Durham may suspect the Brady discovery will make this indictment unsustainable. Durham’s more extended schedule would give Sussmann just two weeks after the final deadline for Brady discovery, from March 25 to April 8, to file the motion to dismiss he has already said he’d file. Sussmann’s more condensed schedule nevertheless gives himself three weeks, from January 28 to February 18, to incorporate classified Brady discovery into his motion to dismiss, and over a month, from January 14 to February 18, to incorporate unclassified Brady discovery.

From the start, I noted that this indictment really isn’t about the alleged false statement. Rather, Durham clearly wants to wrap this up into a grand Conspiracy to Defraud the US charge, incorporating Rodney Joffe, the researchers, Fusion GPS, and maybe Christopher Steele.

It’s not just that Durham is working on a theory that Sussmann deliberately dealt garbage to the FBI (which GOP sources also did on the Clinton Foundation) while trying to hide that fact. It’s that data originally sourced from the government was used in doing that research.
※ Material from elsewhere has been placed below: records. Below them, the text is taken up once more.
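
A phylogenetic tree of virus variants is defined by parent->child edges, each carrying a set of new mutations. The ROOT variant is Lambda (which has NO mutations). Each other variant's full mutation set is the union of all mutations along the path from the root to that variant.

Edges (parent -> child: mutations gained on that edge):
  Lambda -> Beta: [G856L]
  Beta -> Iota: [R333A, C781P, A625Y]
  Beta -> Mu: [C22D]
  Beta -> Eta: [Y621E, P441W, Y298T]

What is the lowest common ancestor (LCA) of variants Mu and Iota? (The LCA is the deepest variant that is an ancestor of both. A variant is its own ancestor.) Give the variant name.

Answer: Beta

Derivation:
Path from root to Mu: Lambda -> Beta -> Mu
  ancestors of Mu: {Lambda, Beta, Mu}
Path from root to Iota: Lambda -> Beta -> Iota
  ancestors of Iota: {Lambda, Beta, Iota}
Common ancestors: {Lambda, Beta}
Walk up from Iota: Iota (not in ancestors of Mu), Beta (in ancestors of Mu), Lambda (in ancestors of Mu)
Deepest common ancestor (LCA) = Beta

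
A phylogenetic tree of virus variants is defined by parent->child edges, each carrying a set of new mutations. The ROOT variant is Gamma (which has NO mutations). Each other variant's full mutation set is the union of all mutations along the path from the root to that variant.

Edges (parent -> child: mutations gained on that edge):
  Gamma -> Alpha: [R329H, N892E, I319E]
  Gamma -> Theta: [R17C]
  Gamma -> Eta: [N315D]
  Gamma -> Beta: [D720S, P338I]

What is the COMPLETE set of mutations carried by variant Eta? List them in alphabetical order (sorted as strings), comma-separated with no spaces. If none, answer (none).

At Gamma: gained [] -> total []
At Eta: gained ['N315D'] -> total ['N315D']

Answer: N315D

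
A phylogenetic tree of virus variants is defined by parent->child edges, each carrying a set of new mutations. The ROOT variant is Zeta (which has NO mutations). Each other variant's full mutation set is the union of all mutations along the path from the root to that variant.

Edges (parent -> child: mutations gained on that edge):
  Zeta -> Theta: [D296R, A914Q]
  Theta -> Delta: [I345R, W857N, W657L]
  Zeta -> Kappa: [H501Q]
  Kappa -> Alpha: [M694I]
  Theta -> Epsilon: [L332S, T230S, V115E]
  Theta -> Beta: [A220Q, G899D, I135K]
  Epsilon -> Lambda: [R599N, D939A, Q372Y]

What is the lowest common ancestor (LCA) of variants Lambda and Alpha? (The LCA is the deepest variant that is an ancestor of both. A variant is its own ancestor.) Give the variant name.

Path from root to Lambda: Zeta -> Theta -> Epsilon -> Lambda
  ancestors of Lambda: {Zeta, Theta, Epsilon, Lambda}
Path from root to Alpha: Zeta -> Kappa -> Alpha
  ancestors of Alpha: {Zeta, Kappa, Alpha}
Common ancestors: {Zeta}
Walk up from Alpha: Alpha (not in ancestors of Lambda), Kappa (not in ancestors of Lambda), Zeta (in ancestors of Lambda)
Deepest common ancestor (LCA) = Zeta

Answer: Zeta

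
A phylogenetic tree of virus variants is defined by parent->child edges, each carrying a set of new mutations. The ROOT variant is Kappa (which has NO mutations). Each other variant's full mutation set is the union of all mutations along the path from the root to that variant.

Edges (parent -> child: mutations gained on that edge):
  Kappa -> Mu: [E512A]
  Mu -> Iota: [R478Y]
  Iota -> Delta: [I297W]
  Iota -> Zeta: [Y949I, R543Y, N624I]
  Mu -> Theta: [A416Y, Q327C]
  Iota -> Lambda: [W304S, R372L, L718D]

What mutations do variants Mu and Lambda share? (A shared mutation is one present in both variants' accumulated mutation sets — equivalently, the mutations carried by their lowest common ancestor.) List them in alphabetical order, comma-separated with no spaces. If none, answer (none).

Answer: E512A

Derivation:
Accumulating mutations along path to Mu:
  At Kappa: gained [] -> total []
  At Mu: gained ['E512A'] -> total ['E512A']
Mutations(Mu) = ['E512A']
Accumulating mutations along path to Lambda:
  At Kappa: gained [] -> total []
  At Mu: gained ['E512A'] -> total ['E512A']
  At Iota: gained ['R478Y'] -> total ['E512A', 'R478Y']
  At Lambda: gained ['W304S', 'R372L', 'L718D'] -> total ['E512A', 'L718D', 'R372L', 'R478Y', 'W304S']
Mutations(Lambda) = ['E512A', 'L718D', 'R372L', 'R478Y', 'W304S']
Intersection: ['E512A'] ∩ ['E512A', 'L718D', 'R372L', 'R478Y', 'W304S'] = ['E512A']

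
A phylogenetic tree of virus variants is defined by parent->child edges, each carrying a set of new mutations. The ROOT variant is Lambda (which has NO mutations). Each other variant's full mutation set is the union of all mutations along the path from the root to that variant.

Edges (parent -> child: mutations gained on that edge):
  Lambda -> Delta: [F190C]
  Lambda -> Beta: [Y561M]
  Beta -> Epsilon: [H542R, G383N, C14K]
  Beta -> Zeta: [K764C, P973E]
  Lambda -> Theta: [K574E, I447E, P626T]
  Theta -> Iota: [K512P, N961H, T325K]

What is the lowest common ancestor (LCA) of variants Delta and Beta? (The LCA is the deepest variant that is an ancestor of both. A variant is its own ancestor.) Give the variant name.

Answer: Lambda

Derivation:
Path from root to Delta: Lambda -> Delta
  ancestors of Delta: {Lambda, Delta}
Path from root to Beta: Lambda -> Beta
  ancestors of Beta: {Lambda, Beta}
Common ancestors: {Lambda}
Walk up from Beta: Beta (not in ancestors of Delta), Lambda (in ancestors of Delta)
Deepest common ancestor (LCA) = Lambda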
It’s actually the kind of argument that DOJ prosecutors typically succeed with. Except it’s all premised on proving that Sussman was trying to hide all this in his meeting with Baker. Even if the evidence surrounding the meeting weren’t so flimsy, this is another degree of motive that Durham is straining mightily to make.

Durham needs Sussmann to have lied, because a deliberate attempt to obscure the rest is necessary for his “storyline.” His evidence that Sussmann lied — much less, deliberately — is shoddy. But if he can’t get that, then his hopes for a larger “narrative” collapse.

So one thing Durham is likely trying to do with his delayed schedule is to buy time to try to make that claim stick. There are already several details that have been made public that show Durham will struggle to make this claim. Durham left out exculpatory details about the researchers in his indictment. The Federalist obtained — but downplayed — evidence that the researchers were not (as Durham insinuated in his indictment) involved with Fusion GPS.

Further, unlike Joffe, who worked hand-in-hand with Sussmann, according to Fusion GPS employee Laura Seago, who had worked on the Alfa project, she was not aware of anyone at Fusion GPS communicating with either [David] Dagon or [Manos] Antonakakis. And while she had heard Dagon’s name before, Seago first came across Antonakakis’s name in a newspaper article.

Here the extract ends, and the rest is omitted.